What happened to Annie? The Norwegian pop singer responsible for “The Greatest Hit” and “Heartbeat” hasn't been as influential as I would have thought. Her debut album, Anniemal, was released almost ten years ago and after her 2009 followup Don't Stop was repeatedly delayed by major label woes it felt like Annie needed a major comeback. Her new album, The A&R EP, may be just that.
Much of what made Anniemal a hit was its simplicity. It borrowed nearly every house, hip-hop, and radio-pop trope and masterfully succeeded in being a pop music study without seeming studied. The A&R EP follows that same model. “Back Together” is Annie doing Euro-disco with a clever segue during the bridge into full on J Pop. Starry eyed ooohs herald an E. E. Cummings inspired chorus of “Bring us back together, back together.” The effect is entirely underwhelming. “Hold On” doesn't fare much better. The house keyboard stabs feel more mandatory than urgent and even Annie sounds bored and unintentionally ironic in asking you to “Hold on just as your love is fading.”

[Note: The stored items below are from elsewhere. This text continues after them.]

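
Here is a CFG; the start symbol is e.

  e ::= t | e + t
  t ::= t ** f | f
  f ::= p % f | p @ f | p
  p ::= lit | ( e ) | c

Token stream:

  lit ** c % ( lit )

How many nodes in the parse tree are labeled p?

4

[e [t [t [f [p lit]]] ** [f [p c] % [f [p ( [e [t [f [p lit]]]] )]]]]]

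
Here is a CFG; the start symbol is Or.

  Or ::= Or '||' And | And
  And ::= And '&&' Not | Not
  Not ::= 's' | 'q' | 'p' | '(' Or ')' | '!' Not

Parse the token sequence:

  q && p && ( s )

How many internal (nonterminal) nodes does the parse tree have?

10

[Or [And [And [And [Not q]] && [Not p]] && [Not ( [Or [And [Not s]]] )]]]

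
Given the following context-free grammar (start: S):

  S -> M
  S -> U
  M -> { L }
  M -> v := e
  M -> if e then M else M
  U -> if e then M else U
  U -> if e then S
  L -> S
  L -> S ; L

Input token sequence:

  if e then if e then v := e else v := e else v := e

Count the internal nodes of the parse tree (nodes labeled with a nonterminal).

[S [M if e then [M if e then [M v := e] else [M v := e]] else [M v := e]]]

6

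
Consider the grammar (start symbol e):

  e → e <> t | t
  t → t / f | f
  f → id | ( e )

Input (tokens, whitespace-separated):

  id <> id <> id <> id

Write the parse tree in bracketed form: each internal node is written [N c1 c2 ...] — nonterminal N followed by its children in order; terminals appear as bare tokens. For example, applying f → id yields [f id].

[e [e [e [e [t [f id]]] <> [t [f id]]] <> [t [f id]]] <> [t [f id]]]

e
e <> t
e <> t <> t
e <> t <> t <> t
t <> t <> t <> t
f <> t <> t <> t
id <> t <> t <> t
id <> f <> t <> t
id <> id <> t <> t
id <> id <> f <> t
id <> id <> id <> t
id <> id <> id <> f
id <> id <> id <> id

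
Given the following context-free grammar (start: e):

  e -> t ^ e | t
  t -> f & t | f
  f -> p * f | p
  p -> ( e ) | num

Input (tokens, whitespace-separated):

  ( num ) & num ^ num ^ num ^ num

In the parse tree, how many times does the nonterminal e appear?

5

[e [t [f [p ( [e [t [f [p num]]]] )]] & [t [f [p num]]]] ^ [e [t [f [p num]]] ^ [e [t [f [p num]]] ^ [e [t [f [p num]]]]]]]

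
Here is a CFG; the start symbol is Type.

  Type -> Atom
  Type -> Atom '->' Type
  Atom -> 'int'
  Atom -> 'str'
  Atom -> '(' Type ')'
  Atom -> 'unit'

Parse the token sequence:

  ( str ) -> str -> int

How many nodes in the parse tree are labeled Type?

4

[Type [Atom ( [Type [Atom str]] )] -> [Type [Atom str] -> [Type [Atom int]]]]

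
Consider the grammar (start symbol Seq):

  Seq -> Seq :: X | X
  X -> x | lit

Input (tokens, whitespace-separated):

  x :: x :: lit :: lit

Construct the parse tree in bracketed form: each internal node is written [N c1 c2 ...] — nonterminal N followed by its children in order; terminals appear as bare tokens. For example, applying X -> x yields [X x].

Seq
Seq :: X
Seq :: X :: X
Seq :: X :: X :: X
X :: X :: X :: X
x :: X :: X :: X
x :: x :: X :: X
x :: x :: lit :: X
x :: x :: lit :: lit

[Seq [Seq [Seq [Seq [X x]] :: [X x]] :: [X lit]] :: [X lit]]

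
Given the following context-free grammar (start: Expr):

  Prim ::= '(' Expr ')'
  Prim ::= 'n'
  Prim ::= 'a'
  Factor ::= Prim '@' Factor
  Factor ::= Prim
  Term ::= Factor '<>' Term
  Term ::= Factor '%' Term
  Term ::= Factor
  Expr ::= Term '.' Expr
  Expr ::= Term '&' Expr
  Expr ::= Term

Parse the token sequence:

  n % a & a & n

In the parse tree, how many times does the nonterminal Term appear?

4

[Expr [Term [Factor [Prim n]] % [Term [Factor [Prim a]]]] & [Expr [Term [Factor [Prim a]]] & [Expr [Term [Factor [Prim n]]]]]]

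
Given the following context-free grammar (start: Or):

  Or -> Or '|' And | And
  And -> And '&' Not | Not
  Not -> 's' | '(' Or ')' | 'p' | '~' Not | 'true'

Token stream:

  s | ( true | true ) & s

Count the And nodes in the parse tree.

5

[Or [Or [And [Not s]]] | [And [And [Not ( [Or [Or [And [Not true]]] | [And [Not true]]] )]] & [Not s]]]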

The album does start to come alive around the halfway mark. “Ralph Macchio” is a more effective distillation of the first two tracks with some unexpected comedy thrown in the mix—“Where did you go?/Haven't seen you lately/What should I do with my love?” Annie asks her eternally handsome 80's movie icon. You almost don't want to tell her that the film came out 30 years ago and Ralph is now 51. But as soon as this song ends something even more unexpected happens. Minimal house keyboards creep in and erupt into a Baltimore club beat. “The night is long until the dawn/Dialed your number/Sleep to the tone,” said in Annie's best disaffected Nordic accent, yet still assertive, sexy, and arresting. The track brings you back into the fold with pitched down vocals adding a nice surrealist gauze to what is essentially a narcotically informed pick-up song. Even the bridge seems to fall apart. The drop feels more like a question than an expectation. “Mixed Emotions” is Annie singing in this same Benadryl intonation but the party is already started. A techno bass gallop plants your feet firmly on the dance floor. It's a dead ringer for any track from Madonna's Confessions on a Dance Floor, right down to the infinitely stacked backing synths.
“Invisible” raises the question of just what The A&R EP is trying to accomplish. Annie is at her best when there's urgency to her beats and at best three fifths of the album feels like half-hearted pop tunes lacking original production. In a game where pop singers crop up on the blogosphere every day, interesting production is what makes or breaks them. It's about one-upsmanship and The A&R EP falls short in that regard.